Investor Michael Treichl stammt aus Österreichs bedeutendster Bankerdynastie und lebt schon seit Jahren in Großbritannien. Dass die Briten den Brexit gewählt haben, kann er verstehen. Er selbst wird weder Van der Bellen noch Hofer wählen.

von Investor Michael Treichl © Bild: Ricardo Herrgott

Waren Sie vom britischen Votum gegen die Mitgliedschaft in der EU überrascht?
Ich war sehr überrascht und hätte mit einer knappen Mehrheit für den Verbleib Großbritanniens bei der EU gerechnet. Ich sehe die Ursache dafür aber nicht vordergründig in den Migrationsströmen. Es ist ja keine ausschließlich britische Idee, das Prinzip der Freizügigkeit einzuschränken, auch der österreichische Außenminister Sebastian Kurz teilt dieses Anliegen. Hier geht es viel mehr um wirtschaftliche Gründe.

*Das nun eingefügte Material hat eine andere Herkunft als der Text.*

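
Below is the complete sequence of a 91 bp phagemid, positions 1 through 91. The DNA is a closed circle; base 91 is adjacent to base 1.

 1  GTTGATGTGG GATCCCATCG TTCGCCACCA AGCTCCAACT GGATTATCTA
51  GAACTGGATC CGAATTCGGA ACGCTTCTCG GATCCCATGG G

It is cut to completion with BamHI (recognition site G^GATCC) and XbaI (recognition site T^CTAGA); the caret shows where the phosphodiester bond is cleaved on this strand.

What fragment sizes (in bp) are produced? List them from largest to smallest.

37, 24, 21, 9 bp

BamHI sites (GGATCC) start at positions 10, 56, 80.
BamHI cuts after the first base of each site, so after positions 10, 56, 80.
The XbaI site (TCTAGA) starts at position 47.
XbaI cuts after the first base of each site, so after position 47.
Combined cut positions: 10, 47, 56, 80.
Circular molecule, 4 cuts → 4 fragments:
  11–47 → 37 bp
  48–56 → 9 bp
  57–80 → 24 bp
  81–91 then 1–10 → 11 + 10 = 21 bp
Sorted largest to smallest: 37, 24, 21, 9 bp.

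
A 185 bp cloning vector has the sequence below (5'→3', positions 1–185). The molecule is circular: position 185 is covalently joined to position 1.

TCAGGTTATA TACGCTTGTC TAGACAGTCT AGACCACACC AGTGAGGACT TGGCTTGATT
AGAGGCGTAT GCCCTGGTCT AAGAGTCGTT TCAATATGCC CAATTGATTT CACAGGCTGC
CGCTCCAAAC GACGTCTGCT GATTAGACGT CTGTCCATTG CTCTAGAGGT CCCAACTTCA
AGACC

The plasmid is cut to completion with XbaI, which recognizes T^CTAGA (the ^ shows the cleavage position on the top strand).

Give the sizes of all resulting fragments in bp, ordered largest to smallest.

XbaI sites (TCTAGA) start at positions 19, 28, 162.
XbaI cuts after the first base of each site, so after positions 19, 28, 162.
Circular molecule, 3 cuts → 3 fragments:
  20–28 → 9 bp
  29–162 → 134 bp
  163–185 then 1–19 → 23 + 19 = 42 bp
Sorted largest to smallest: 134, 42, 9 bp.

134, 42, 9 bp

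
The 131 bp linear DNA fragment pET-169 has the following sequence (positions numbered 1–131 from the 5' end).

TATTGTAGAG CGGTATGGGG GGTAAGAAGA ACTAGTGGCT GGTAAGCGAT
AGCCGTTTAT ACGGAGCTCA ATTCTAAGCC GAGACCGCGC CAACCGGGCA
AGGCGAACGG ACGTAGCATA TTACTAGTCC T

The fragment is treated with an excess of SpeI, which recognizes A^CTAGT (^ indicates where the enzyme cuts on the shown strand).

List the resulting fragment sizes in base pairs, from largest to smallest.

92, 31, 8 bp

SpeI sites (ACTAGT) start at positions 31, 123.
SpeI cuts after the first base of each site, so after positions 31, 123.
Linear molecule, 2 cuts → 3 fragments:
  1–31 → 31 bp
  32–123 → 92 bp
  124–131 → 8 bp
Sorted largest to smallest: 92, 31, 8 bp.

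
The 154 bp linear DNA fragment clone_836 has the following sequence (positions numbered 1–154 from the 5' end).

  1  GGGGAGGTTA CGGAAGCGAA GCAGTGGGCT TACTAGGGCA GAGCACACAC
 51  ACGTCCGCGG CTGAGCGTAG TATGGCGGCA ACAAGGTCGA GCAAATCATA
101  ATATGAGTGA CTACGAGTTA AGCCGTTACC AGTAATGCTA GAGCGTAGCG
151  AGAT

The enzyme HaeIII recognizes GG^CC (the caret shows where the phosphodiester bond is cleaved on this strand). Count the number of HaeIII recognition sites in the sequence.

No occurrence of GGCC is present in the sequence.
HaeIII does not cut: 0 sites.

0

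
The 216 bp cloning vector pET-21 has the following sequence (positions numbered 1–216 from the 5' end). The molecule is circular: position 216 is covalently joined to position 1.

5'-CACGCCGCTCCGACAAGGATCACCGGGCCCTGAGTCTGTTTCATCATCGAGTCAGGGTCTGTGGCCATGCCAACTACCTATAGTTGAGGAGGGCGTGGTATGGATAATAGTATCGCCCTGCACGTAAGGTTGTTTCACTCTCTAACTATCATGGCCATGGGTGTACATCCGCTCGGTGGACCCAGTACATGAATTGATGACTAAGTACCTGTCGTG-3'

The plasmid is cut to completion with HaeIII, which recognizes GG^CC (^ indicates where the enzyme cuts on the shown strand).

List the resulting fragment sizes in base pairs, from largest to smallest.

90, 89, 37 bp

HaeIII sites (GGCC) start at positions 26, 63, 153.
HaeIII cuts after base 2 of each site, so after positions 27, 64, 154.
Circular molecule, 3 cuts → 3 fragments:
  28–64 → 37 bp
  65–154 → 90 bp
  155–216 then 1–27 → 62 + 27 = 89 bp
Sorted largest to smallest: 90, 89, 37 bp.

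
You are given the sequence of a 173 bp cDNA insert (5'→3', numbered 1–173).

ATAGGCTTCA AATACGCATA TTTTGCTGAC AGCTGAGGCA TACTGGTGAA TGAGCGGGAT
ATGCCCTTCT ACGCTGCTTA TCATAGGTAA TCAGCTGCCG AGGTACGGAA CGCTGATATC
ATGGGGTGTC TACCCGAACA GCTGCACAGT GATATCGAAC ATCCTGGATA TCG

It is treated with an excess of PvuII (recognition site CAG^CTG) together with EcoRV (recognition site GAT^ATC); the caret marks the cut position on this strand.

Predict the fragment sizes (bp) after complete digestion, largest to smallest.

62, 32, 24, 23, 16, 12, 4 bp

PvuII sites (CAGCTG) start at positions 30, 92, 139.
PvuII cuts after base 3 of each site, so after positions 32, 94, 141.
EcoRV sites (GATATC) start at positions 115, 151, 167.
EcoRV cuts after base 3 of each site, so after positions 117, 153, 169.
Combined cut positions: 32, 94, 117, 141, 153, 169.
Linear molecule, 6 cuts → 7 fragments:
  1–32 → 32 bp
  33–94 → 62 bp
  95–117 → 23 bp
  118–141 → 24 bp
  142–153 → 12 bp
  154–169 → 16 bp
  170–173 → 4 bp
Sorted largest to smallest: 62, 32, 24, 23, 16, 12, 4 bp.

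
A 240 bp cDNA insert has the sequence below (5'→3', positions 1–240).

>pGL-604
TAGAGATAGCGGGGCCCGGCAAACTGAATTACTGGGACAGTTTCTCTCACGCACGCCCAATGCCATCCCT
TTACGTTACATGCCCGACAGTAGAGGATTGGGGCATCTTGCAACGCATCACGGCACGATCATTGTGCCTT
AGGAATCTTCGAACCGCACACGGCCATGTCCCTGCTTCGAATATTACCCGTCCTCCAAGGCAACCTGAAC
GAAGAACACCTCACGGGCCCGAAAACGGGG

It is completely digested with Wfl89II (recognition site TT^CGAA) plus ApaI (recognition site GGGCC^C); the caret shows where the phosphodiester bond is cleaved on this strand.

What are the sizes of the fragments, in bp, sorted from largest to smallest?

Wfl89II sites (TTCGAA) start at positions 148, 176.
Wfl89II cuts after base 2 of each site, so after positions 149, 177.
ApaI sites (GGGCCC) start at positions 12, 225.
ApaI cuts after base 5 of each site (before the last base), so after positions 16, 229.
Combined cut positions: 16, 149, 177, 229.
Linear molecule, 4 cuts → 5 fragments:
  1–16 → 16 bp
  17–149 → 133 bp
  150–177 → 28 bp
  178–229 → 52 bp
  230–240 → 11 bp
Sorted largest to smallest: 133, 52, 28, 16, 11 bp.

133, 52, 28, 16, 11 bp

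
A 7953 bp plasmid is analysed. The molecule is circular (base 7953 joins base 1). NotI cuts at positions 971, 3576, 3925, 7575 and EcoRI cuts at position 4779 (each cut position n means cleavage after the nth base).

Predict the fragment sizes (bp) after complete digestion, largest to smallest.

Combined cut positions (sorted): 971, 3576, 3925, 4779, 7575.
Circular molecule, 5 cuts → 5 fragments:
  3576 − 971 = 2605 bp
  3925 − 3576 = 349 bp
  4779 − 3925 = 854 bp
  7575 − 4779 = 2796 bp
  wrap: 7953 − 7575 + 971 = 1349 bp
Sorted largest to smallest: 2796, 2605, 1349, 854, 349 bp.

2796, 2605, 1349, 854, 349 bp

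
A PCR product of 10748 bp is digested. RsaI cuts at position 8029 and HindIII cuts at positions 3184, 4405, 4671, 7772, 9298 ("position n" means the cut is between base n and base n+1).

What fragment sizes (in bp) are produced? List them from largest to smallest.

Combined cut positions (sorted): 3184, 4405, 4671, 7772, 8029, 9298.
Linear molecule, 6 cuts → 7 fragments:
  3184 − 0 = 3184 bp
  4405 − 3184 = 1221 bp
  4671 − 4405 = 266 bp
  7772 − 4671 = 3101 bp
  8029 − 7772 = 257 bp
  9298 − 8029 = 1269 bp
  10748 − 9298 = 1450 bp
Sorted largest to smallest: 3184, 3101, 1450, 1269, 1221, 266, 257 bp.

3184, 3101, 1450, 1269, 1221, 266, 257 bp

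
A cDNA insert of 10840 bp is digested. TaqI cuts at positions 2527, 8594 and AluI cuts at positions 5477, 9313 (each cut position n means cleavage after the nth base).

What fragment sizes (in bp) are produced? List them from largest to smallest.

3117, 2950, 2527, 1527, 719 bp

Combined cut positions (sorted): 2527, 5477, 8594, 9313.
Linear molecule, 4 cuts → 5 fragments:
  2527 − 0 = 2527 bp
  5477 − 2527 = 2950 bp
  8594 − 5477 = 3117 bp
  9313 − 8594 = 719 bp
  10840 − 9313 = 1527 bp
Sorted largest to smallest: 3117, 2950, 2527, 1527, 719 bp.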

»Ich hätte als Österreicher gegen den Brexit gestimmt, als Brite aber dafür«

Sie sind österreichischer Staatsbürger. Was hätten Sie gewählt?
Ich hätte als Europäer gegen den Brexit gestimmt, als Brite aber dafür, weil ich glaube, dass es für Großbritannien besser ist, außerhalb der EU unabhängig und selbstständig zu agieren -nicht eingeengt von den Auflagen des EU-Vertrags hinsichtlich Handelsabkommen mit Drittländern. Großbritannien ist eine Handelsnation und braucht die EU nicht. Meine Frau ist Angloamerikanerin und hat für den Verbleib in der EU gestimmt, meine beiden erwachsenen Stiefkinder ebenfalls. Unsere gemeinsamen Kinder durften mit 14 und 16 noch nicht wählen, hätten aber wahrscheinlich dasselbe gewählt.

Investor Michael Treichl
© Ricardo Herrgott

Welche Fehler hat die EU gemacht?
Die EU ist eine relativ protektionistische Organisation, die Einzelhandelsabkommen mit rund 50 Staaten hat, aber leider nicht mit den wirklich wichtigen wie USA, China, Indien, der Golfregion. Die Briten glauben mit einer gewissen Berechtigung, dass sie ohne die Einschränkungen der EU mit diesen für sie traditionellen Handelspartnern relativ schnell günstige Handelsabkommen abschließen könnten. Das wird sich in den nächsten Monaten zeigen. Australien, China und Neuseeland haben schon Interesse bekundet.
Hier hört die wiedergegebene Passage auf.